I'm 36 with my first child, after living for 18 years being told I was never going to have a child. I told people I was not a breeder, and fought ignorant people who told me I'd never know what love is because I would not have a blood child! People can be so cruel!
Even after it all, I miraculously was chosen after all and the universe blessed me! Still females threw at me that I should have known I was pregnant and that I was not in touch with my body because I did not find out I was pregnant until two days before laparoscopic exploratory surgery where they were going to tie my tubes while looking for tumors or endometriosis.

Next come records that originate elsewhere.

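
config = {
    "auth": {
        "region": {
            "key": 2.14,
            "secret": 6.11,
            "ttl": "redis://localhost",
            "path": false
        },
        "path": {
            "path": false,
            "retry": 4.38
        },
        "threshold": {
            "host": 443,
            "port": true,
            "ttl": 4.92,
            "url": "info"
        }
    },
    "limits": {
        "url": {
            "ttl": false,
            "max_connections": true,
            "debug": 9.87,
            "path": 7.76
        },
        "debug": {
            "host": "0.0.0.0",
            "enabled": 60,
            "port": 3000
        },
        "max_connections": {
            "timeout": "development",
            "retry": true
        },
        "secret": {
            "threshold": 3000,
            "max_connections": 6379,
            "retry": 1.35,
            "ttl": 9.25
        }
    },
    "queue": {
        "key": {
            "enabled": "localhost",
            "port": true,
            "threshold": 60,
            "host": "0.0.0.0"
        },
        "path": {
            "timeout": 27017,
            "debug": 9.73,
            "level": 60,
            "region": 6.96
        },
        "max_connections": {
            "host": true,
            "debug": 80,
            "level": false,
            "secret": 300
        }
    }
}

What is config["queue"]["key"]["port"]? True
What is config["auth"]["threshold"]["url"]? "info"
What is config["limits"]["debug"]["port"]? 3000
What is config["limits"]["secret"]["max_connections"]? 6379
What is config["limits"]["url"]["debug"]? 9.87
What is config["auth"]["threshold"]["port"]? True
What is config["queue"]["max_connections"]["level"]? False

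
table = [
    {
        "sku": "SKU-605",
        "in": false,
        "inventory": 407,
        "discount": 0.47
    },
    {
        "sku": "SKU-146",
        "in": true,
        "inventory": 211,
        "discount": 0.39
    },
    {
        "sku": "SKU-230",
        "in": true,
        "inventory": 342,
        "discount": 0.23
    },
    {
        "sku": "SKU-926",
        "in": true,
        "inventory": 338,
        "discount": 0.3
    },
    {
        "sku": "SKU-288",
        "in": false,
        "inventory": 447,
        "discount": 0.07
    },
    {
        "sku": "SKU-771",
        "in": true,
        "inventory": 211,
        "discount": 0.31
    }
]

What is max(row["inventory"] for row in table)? 447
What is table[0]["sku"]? "SKU-605"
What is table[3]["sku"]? "SKU-926"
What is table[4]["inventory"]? 447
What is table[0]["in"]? False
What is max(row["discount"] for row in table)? 0.47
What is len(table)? 6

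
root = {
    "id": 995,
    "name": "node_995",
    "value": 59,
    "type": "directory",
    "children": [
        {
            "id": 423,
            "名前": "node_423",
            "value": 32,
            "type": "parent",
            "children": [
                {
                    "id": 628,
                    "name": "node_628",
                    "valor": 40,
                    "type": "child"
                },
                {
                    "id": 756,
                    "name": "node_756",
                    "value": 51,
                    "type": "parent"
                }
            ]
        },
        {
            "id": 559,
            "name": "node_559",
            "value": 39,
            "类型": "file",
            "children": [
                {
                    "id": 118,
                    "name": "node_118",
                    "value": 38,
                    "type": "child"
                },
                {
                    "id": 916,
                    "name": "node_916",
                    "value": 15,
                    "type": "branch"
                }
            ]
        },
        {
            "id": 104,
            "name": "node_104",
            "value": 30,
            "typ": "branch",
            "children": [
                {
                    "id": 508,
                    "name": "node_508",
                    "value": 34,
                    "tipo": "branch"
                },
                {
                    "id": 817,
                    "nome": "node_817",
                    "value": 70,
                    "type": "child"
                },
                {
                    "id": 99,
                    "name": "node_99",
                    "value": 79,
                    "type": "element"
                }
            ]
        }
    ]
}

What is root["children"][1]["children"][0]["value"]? 38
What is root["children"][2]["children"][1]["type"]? "child"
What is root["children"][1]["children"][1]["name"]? "node_916"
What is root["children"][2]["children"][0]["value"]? 34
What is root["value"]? 59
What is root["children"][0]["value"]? 32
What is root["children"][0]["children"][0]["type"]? "child"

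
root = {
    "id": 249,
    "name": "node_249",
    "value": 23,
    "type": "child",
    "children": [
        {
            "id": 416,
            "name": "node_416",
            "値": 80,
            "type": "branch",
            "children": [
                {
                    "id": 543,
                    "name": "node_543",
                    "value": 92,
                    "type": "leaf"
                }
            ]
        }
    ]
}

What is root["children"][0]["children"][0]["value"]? 92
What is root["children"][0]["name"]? "node_416"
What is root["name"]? "node_249"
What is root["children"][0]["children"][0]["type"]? "leaf"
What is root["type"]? "child"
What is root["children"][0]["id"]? 416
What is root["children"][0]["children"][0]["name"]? "node_543"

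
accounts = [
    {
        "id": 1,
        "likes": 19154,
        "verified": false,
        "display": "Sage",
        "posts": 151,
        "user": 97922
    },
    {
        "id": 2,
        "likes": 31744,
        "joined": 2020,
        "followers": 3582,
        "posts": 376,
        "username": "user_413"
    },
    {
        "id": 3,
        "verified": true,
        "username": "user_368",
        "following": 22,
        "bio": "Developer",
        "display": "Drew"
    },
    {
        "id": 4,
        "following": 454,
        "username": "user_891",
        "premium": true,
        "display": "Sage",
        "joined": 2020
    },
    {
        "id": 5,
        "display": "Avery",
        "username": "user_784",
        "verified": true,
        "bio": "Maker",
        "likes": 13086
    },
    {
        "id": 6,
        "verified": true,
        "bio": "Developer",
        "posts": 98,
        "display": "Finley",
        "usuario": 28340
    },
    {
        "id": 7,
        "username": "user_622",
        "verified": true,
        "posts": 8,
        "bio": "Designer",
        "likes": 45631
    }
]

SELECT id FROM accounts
[1, 2, 3, 4, 5, 6, 7]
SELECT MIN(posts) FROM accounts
8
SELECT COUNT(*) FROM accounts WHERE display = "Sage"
2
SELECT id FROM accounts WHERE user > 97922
[]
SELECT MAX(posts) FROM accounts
376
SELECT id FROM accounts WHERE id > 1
[2, 3, 4, 5, 6, 7]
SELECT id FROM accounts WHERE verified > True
[]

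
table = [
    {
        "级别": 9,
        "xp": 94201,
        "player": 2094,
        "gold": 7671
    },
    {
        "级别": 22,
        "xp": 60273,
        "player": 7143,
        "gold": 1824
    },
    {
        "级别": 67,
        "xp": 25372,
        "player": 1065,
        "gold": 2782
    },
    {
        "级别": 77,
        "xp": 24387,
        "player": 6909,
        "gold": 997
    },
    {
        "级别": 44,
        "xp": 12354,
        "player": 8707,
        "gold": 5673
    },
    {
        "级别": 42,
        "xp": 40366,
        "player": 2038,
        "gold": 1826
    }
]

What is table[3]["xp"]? 24387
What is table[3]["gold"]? 997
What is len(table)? 6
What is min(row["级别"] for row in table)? 9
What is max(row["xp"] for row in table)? 94201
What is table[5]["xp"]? 40366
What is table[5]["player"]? 2038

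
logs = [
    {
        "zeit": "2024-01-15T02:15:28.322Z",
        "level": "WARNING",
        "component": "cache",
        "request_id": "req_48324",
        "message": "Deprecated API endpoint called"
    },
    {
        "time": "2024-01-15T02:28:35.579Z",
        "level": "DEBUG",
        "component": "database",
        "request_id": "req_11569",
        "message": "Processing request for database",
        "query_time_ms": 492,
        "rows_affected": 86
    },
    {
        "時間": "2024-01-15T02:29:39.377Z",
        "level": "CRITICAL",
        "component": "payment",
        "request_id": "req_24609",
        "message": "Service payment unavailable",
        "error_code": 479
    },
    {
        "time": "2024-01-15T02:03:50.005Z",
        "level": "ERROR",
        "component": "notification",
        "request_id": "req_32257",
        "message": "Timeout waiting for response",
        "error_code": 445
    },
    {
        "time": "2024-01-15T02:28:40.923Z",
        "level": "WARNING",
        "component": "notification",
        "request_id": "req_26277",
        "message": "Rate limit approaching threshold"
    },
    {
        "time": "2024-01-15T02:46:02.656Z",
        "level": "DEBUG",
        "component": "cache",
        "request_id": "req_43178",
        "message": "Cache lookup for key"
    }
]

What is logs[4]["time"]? "2024-01-15T02:28:40.923Z"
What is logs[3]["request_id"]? "req_32257"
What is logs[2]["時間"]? "2024-01-15T02:29:39.377Z"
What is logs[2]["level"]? "CRITICAL"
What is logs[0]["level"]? "WARNING"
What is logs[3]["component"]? "notification"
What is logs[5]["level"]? "DEBUG"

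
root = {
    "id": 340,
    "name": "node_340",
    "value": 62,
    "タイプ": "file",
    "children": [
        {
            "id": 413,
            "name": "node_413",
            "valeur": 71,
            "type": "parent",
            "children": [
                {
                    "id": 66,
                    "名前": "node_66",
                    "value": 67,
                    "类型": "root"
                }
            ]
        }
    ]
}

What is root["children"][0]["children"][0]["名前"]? "node_66"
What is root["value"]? 62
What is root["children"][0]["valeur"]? 71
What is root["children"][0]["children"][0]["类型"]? "root"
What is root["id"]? 340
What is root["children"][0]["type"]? "parent"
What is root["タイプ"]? "file"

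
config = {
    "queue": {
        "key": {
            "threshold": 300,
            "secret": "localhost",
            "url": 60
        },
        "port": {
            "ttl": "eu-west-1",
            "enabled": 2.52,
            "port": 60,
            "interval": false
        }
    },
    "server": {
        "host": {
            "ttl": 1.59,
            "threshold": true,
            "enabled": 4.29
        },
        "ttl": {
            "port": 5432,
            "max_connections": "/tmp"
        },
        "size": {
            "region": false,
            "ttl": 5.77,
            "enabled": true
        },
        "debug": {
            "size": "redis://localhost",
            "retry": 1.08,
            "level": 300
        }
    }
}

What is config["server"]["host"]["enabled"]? 4.29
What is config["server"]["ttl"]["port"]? 5432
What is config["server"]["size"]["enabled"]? True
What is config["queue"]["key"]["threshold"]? 300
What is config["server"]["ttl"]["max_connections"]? "/tmp"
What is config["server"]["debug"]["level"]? 300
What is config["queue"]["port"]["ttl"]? "eu-west-1"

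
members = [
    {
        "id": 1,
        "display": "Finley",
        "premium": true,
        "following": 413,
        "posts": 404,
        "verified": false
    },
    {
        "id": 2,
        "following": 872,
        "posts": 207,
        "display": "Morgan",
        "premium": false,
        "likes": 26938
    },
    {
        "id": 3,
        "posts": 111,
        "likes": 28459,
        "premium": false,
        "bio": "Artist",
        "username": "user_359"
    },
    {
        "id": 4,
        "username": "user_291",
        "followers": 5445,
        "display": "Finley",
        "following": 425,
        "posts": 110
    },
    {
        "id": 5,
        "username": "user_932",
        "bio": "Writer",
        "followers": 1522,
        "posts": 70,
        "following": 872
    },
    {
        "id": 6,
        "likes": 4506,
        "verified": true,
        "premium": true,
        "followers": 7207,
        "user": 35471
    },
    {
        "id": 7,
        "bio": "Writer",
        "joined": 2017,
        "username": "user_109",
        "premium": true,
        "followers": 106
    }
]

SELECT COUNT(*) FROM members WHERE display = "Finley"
2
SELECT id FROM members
[1, 2, 3, 4, 5, 6, 7]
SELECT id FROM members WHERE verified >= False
[1, 6]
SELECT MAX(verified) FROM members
True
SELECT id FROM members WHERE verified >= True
[6]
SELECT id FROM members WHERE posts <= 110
[4, 5]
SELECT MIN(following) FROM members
413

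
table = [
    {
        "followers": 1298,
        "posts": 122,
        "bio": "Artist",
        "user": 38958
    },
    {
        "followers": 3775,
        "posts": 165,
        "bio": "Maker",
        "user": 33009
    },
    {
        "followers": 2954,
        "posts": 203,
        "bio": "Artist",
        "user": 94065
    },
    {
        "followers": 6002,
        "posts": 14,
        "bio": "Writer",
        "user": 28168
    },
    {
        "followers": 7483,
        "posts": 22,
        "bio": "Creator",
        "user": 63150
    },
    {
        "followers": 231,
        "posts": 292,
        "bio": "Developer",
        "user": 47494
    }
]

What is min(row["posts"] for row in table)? 14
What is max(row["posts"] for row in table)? 292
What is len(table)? 6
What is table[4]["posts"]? 22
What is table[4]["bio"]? "Creator"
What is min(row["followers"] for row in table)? 231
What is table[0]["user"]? 38958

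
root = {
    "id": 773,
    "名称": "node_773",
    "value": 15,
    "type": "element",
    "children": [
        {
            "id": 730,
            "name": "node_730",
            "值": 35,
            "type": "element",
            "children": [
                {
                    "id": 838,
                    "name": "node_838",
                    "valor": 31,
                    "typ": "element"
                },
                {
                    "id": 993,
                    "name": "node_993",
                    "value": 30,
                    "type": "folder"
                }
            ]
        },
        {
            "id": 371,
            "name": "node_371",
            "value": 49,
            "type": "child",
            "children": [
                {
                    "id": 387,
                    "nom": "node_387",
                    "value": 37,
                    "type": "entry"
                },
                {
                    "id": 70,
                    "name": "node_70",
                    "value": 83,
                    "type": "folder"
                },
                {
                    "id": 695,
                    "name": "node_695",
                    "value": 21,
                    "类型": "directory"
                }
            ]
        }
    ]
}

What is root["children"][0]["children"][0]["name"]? "node_838"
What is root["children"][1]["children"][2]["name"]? "node_695"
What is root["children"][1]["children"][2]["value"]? 21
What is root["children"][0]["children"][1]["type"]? "folder"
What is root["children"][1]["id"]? 371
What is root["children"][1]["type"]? "child"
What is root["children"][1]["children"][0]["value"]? 37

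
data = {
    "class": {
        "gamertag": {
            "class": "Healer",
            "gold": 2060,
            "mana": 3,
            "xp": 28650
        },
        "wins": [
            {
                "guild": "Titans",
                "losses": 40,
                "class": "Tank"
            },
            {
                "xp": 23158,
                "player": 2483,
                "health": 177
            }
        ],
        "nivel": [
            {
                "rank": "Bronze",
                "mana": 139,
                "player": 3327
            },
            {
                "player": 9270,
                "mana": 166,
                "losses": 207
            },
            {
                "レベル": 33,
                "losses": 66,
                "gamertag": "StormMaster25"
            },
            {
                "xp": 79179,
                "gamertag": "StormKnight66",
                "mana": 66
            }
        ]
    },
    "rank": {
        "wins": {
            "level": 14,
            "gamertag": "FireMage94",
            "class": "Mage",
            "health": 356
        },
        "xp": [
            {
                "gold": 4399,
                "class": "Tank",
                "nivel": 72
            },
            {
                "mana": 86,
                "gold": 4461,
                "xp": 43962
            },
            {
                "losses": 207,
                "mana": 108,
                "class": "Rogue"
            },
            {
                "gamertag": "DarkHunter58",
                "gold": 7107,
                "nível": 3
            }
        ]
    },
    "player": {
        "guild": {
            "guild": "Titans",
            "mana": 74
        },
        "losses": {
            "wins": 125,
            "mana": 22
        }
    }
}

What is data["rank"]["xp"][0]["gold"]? 4399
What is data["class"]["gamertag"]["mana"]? 3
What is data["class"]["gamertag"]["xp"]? 28650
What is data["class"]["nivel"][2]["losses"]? 66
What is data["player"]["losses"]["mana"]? 22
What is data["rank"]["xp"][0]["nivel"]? 72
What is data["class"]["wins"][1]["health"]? 177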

The reason they where doing a tubal ligation was because my insurance would not pay for exploratory surgery but it would sterilize me. Turned out after 12 doctors visits and two days before surgery pre operation blood work found I was pregnant. Then they washed their hands of me. Did not even recommend a dr for me to see.
The next day I lied and said I was spotting at the hospital just so I could find out what was really going on. Turned out I was four months pregnant and I had been going to the hospital and doctors ten days after conceiving my little girl! May 28th we conceived, started going to the Dr June 8th. Every time woman acts like I was broken cause I didn't know makes me angry, every relationship I lost because I was broken makes me sad, many time a man told me I was broken. I'd never know love. Even as I Have my own child, I still disagree .. Love is love no matter!!